La première audace tient au dépouillement narratif. La mort du père ouvre un espace où l’intrigue progresse par micro-variations : un repas préparé ensemble, une promenade à vélo, une conversation à l'orée d'un jardin. Cette économie dramatique ne relève pas d’un manque d’idées mais affirme une confiance dans la durée. Les plans s’étirent légèrement. Les échanges se prolongent au-delà de leur nécessité fonctionnelle.
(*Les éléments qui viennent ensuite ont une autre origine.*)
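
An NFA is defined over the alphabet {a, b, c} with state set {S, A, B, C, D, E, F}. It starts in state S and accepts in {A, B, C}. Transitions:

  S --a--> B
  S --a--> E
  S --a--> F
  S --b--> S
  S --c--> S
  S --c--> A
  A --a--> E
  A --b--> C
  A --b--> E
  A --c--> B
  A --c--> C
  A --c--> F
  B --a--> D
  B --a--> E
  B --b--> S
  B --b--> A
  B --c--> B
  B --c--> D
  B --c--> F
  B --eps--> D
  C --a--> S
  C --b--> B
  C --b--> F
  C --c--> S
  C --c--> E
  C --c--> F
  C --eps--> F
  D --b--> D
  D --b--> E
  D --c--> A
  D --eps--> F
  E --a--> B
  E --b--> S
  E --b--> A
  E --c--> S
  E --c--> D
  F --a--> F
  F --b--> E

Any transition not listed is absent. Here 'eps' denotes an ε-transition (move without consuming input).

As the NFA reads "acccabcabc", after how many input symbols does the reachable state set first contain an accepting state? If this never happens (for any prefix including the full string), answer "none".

1

Start in {S}.
Read 'a': S→{B, E, F}; union {B, E, F}; ε-closure = {B, D, E, F}.
None of the earlier sets intersect F, but {B, D, E, F} does.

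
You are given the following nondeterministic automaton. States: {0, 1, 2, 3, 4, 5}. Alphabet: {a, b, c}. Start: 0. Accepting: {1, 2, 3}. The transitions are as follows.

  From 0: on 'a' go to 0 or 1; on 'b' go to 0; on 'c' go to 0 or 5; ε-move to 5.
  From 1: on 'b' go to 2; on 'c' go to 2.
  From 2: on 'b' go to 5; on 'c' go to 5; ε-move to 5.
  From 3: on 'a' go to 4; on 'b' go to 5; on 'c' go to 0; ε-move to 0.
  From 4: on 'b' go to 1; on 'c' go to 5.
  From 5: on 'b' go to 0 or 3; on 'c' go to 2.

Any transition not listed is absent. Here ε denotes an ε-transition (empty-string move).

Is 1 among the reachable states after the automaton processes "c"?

No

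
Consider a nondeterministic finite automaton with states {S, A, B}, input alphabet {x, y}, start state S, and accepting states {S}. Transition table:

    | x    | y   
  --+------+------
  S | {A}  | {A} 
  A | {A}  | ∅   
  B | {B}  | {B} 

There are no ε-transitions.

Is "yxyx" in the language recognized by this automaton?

No

Start in {S}.
Read 'y': S→{A}; now {A}.
Read 'x': A→{A}; now {A}.
Read 'y': A→∅; now ∅.
The set is empty and remains empty for the remaining 1 symbol.
The final set ∅ contains no accepting state.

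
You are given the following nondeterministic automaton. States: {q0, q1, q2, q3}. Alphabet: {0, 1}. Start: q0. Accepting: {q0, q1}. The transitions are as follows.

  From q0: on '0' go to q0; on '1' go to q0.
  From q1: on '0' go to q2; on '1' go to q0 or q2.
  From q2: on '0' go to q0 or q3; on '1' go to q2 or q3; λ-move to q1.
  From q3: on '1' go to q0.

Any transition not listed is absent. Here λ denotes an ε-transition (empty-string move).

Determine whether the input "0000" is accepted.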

En cela, la filiation se déplace du vertical vers l’horizontal. Le père reste une mémoire ambiguë sans confrontation possible. À la place, quatre trajectoires féminines s’entrelacent. Sachi, l’aînée, porte la rancœur et la responsabilité. Yoshino s’agite dans ses amours instables. Chika cultive une légèreté qui tient parfois du déni. Suzu, enfin, arrive avec une culpabilité, persuadée d’avoir été la cause d’un abandon qu’elle n’a pas choisi.
Les saisons structurent le récit plus sûrement qu’un retournement dramatique. Les cerisiers en fleurs, la lumière d’été, l’hiver intériorisé rythment la circulation des affects. Le plan de Suzu à vélo sous les pétales suspend la course du temps. Le monde conserve sa beauté malgré la blessure.
Les visages deviennent des surfaces attentives. Un sourire retenu. Une crispation presque imperceptible. L’équilibre du groupe se modifie à partir de ces détails. Les gestes liés à la cuisine acquièrent une valeur décisive. Préparer l’alcool de prune. Servir un plat. Partager la table. Ces actes accomplissent davantage qu’un discours sur le pardon. La nourriture matérialise la continuité du lien.
Enfin, la périphérie masculine démontre que les hommes apparaissent souvent inadéquats, fragiles, souvent fuyants. Le père absent, les amants hésitants : autant de figures qui soulignent, par contraste, la stabilité du lien sororal.
À première vue, tout semble modeste. On peut même se demander où se situe le lieu du drame. Pour autant, on sort du film avec la sensation d’avoir habité un espace, non assisté à une intrigue. Ce déplacement, du récit vers la présence, constitue la récurrence la plus juste de Kore-eda.